Section 1.461-4(d)(2)(i) provides that in general, if the liability of a taxpayer arises out of the providing of services to the taxpayer by another person, economic performance occurs as the services are provided. Section 1.461-4(d)(2)(iii) provides that with respect to employee benefits which arise out of the provision of services to the taxpayer, the economic performance requirement is satisfied to the extent that any amount is otherwise deductible under § 404. Section 1.461-4(g)(6) provides generally that, if a taxpayer is liable to pay a tax, economic performance occurs as the tax is paid to the governmental authority that imposed it.

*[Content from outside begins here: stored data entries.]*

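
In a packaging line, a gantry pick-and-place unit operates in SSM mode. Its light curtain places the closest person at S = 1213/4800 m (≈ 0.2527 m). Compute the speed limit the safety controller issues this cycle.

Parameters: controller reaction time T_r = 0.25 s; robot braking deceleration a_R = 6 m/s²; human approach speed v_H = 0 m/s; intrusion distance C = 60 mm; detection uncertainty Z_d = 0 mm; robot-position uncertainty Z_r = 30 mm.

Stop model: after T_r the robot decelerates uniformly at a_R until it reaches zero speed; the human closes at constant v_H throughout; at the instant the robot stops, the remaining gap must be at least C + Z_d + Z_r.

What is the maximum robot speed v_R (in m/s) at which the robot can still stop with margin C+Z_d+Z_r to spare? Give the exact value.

v_R_max = 11/20 m/s = 0.5500 m/s

collect terms ⇒ (1/12)·v_R² + (1/4)·v_R + (-781/4800) = 0
  disc = (1/4)² − 4·(1/12)·(-781/4800) = 1681/14400 ; √disc = 41/120
  v_R = (−(1/4) + 41/120) / (2·(1/12)) = 11/20 m/s
check:
T_s = v_R/a_R = (11/20)/6 = 0.0917 s
robot in T_r: 0.5500·0.2500 = 0.1375 m
braking distance = 0.5500²/(2·6.0000) = 0.0252 m
human closes 0.0000·0.3417 = 0.0000 m
margins: 0.0600+0.0000+0.0300 = 0.0900 m
sum ≈ 0.1375+0.0252+0.0000+0.0900 ≈ 0.2527 m = S ✓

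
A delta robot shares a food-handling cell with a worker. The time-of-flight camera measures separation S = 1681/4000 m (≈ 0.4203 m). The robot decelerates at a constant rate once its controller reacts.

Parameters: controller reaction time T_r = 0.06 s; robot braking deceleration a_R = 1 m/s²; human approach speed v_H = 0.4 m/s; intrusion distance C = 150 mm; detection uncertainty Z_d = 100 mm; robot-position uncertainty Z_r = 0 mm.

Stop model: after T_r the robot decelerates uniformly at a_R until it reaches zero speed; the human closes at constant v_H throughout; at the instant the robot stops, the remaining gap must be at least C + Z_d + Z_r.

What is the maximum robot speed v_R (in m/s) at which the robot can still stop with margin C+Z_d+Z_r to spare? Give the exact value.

v_R_max = 1/4 m/s = 0.2500 m/s

at the boundary: (1/2)·v² + (23/50)·v + (-117/800) = 0
  disc = (23/50)² − 4·(1/2)·(-117/800) = 5041/10000 ; √disc = 71/100
  v_R = (−(23/50) + 71/100) / (2·(1/2)) = 1/4 m/s
check:
T_s = v_R/a_R = (1/4)/1 = 0.2500 s
robot covers v_R·T_r = 0.2500·0.0600 = 0.0150 m before braking
robot under decel: 0.2500²/(2·1.0000) = 0.0312 m
human over T_r+T_s: 0.4000·(0.0600+0.2500) = 0.1240 m
C+Z_d+Z_r = 0.1500+0.1000+0.0000 = 0.2500 m
sum ≈ 0.0150+0.0312+0.1240+0.2500 ≈ 0.4203 m = S ✓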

Section 1.461-5(b)(1) provides a recurring item exception to the general rule of economic performance. Under the recurring item exception, a liability is treated as incurred for a taxable year if: (i) at the end of the taxable year, all events have occurred that establish the fact of the liability and the amount can be determined with reasonable accuracy; (ii) economic performance occurs on or before the earlier of (a) the date that the taxpayer files a return (including extensions) for the taxable year, or (b) the 15th day of the 9th calendar month after the close of the taxable year; (iii) the liability is recurring in nature; and (iv) either the amount of the liability is not material or accrual of the liability in the taxable year results in better matching of the liability against the income to which it relates than would result from accrual of the liability in the taxable year in which economic performance occurs. Section 1.461-5(b)(5)(ii) provides that, in the case of a liability for taxes, the matching requirement of the recurring item exception is deemed satisfied.
Rev. Rul. 69-587, 1969-2 C.B. 108, concludes that, under the all events test of § 461, an accrual method employer generally may not deduct payroll taxes payable with respect to bonuses and vacation pay accrued but unpaid at year-end until the taxable year in which the bonuses and vacation pay are paid.
Rev. Rul. 96-51, 1996-2 C.B. 36, concludes that, under the all events test, an accrual method employer may deduct in Year 1 its otherwise deductible payroll taxes imposed on year-end wages properly accrued in Year 1 but paid in Year 2, provided the employer satisfies the requirements of the recurring item exception in § 1.461-5 with respect to those taxes. However, Rev. Rul. 96-51 does not address the application of § 404 because the year-end wages were paid before the 15th day of the 3rd calendar month after the end of Year 1.
In general, § 404 applies to compensation paid or accrued by an employer on account of any employee under a plan deferring the receipt of such compensation. An employer’s liability for payroll taxes does not represent compensation paid or accrued by an employer on account of any employee. Therefore, § 404 does not control the deductibility of an employer’s liability for payroll taxes, even if the payroll tax liability relates to a deferred compensation liability subject to the deduction rules of § 404. Accordingly, § 404 does not alter the timing of the accrual of X’s payroll tax liability under § 461.
If the all events test and recurring item exception of § 461 are otherwise met, an accrual basis taxpayer may treat its payroll tax liability as incurred in Year 1, regardless of whether the compensation to which the liability relates is deferred compensation that is deductible under § 404 in Year 2.
A change in treatment of payroll tax liabilities associated with deferred compensation to comply with this revenue ruling is a change in method of accounting within the meaning of §§ 446 and 481 and the regulations issued thereunder. Accordingly, a taxpayer that wants to change its treatment of payroll taxes associated with deferred compensation to comply with this revenue ruling must obtain the consent of the Commissioner under § 446(e) and § 1.446-1(e)(2)(i).